By: Satveer Kler
There come points when nostalgia seems inescapable, that the only acceptable response to such precarious life transitions is to yearn for simpler times filled with the self-indulgence. Which is to say, after graduating college, I immediately began to reminisce of those days and afterwards, would go back even further and reminisce of my time in high school. One night, I was scrolling through my Netflix suggestions as a twenty-something jobless individual who still lives at their parents’ house does and I came across Candy Jar (2018).
I recalled that a friend had recommended it to me some time ago because the film concerned high school debate which I did myself. I had remained dubious about watching earlier because I was worried that the film’s portrayal of an activity that I held so dearly within my heart in high school was going to be ridiculed and made the butt of the joke. I decided that I would give it a shot because I really missed the thrill and accomplishment from the competitive nature of debate, and I hoped to vicariously find that again within the film.
*the following review may contain spoilers*
The film follows Lona Skinner (Sami Gayle) and Bennet Russell (Jacob Latimore), two high school nemeses who are co-captains of their private school’s debate team. Lona is a white girl who comes from a middle class background and attends the private school via scholarship and dreams of one day attending Harvard. Bennet, on the other hand, is a black boy who comes from an upper class background with his mom being the state’s senator, and he hopes to follow in his mom’s footsteps and wishes to attend Yale. Initially, the two compete as individuals and close-out finals as co-champions. However, at the next tournament, their mothers get into a heated passive-aggressive diatribe against one another and the tournament staff agree to remove Lona and Bennet from the tournament altogether. Distraught at what to do next, Lona and Bennet are presented the option of competing together as a team by their debate coach, which they laugh off and assert that they would both rather work with any other individual within the school. But, it is the idea that a state championship could possibly improve their respective college applications that convinces the two of them to work together and compete as a team. The latter half of the film portrays that dynamic and how the two of them gradually become friends and bond over their similarities while allowing for similar moments between their respective mothers.
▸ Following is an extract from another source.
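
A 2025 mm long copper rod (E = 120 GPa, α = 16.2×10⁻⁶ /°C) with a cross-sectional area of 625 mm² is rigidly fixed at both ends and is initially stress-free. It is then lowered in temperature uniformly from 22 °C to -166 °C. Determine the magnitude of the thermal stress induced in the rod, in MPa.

σ ≈ 365 MPa (tensile)

The supports are rigid, so the total axial strain is zero. The restrained thermal strain is ε = αΔT = 16.2×10⁻⁶ × 188 = 3045.6×10⁻⁶.
The stress required to suppress this strain is σ = Eε = 120×10³ × 3045.6×10⁻⁶ = 365.5 MPa, tensile since the rod is trying to contract.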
Fortunately enough for me, my previous sense of dubiousness was in vain. For the most part, the film’s portrayal of debate was pretty spot on. The outfits, the early morning car rides to tournaments, the debaters anticipating pairings, the hours and hours spent doing research were all things that were a part of my own high school debate experience. However, the film did falter with its portrayal with regards to certain aspects, though not in an egregious manner. Debate is a nation-wide activity that carries a bunch of elitism, favoritism, and class-bias within it. Often times, the schools that are the most successful in debate and those who are in late elimination rounds at national tournaments are private schools who can afford big coaching staffs with multiple individuals doing research for their school. Smaller schools and especially public schools seldom are able to afford travel for larger highly acclaimed national tournaments nor are they able to afford the luxury of a large coaching staff. And though the topic remains the same the entire year, students go into far more nuance and intricate detail than presented in the film via their usage of policy briefs, think tanks, critical race theory, feminist theory, and postmodern philosophy within their argumentation.
Despite this faltering, Candy Jar reawakened in me a sense of vigor for advocating for issues of social justice and for combating various forms of oppression. It is easy to lose sight of social issues, especially when one leaves college and feels more disconnected from them. While I may not be in high school advocating the importance of combating various forms of oppression via my debate arguments or in college engaging in community based efforts to promote awareness of certain issues, it is important that I do not let these become reasons for becoming complacent. It is important that I use my nostalgia to continue to be an advocate for social justice, instead of just letting these remain quaint, happy memories of my past.
If you too are feeling a similar sense of disembodiment from social issues, or if you just want momentary reprieve from the world, or if you need a reminder of perspective, I would recommend Candy Jar. If you are interested in learning more about the world of high school and college debate, I would also highly recommend the documentaries Resolved (2007) and Debate Team (2009), as well as the film Rocket Science (2007) staring a baby Anna Kendrick and Reece Thompson.
Satveer Kler (aka Satty McDaddy) is a banshee-wannabe who spends their time being envious of the moon. One day they will hopefully have enough money to afford extra guacamole in their burrito bowls.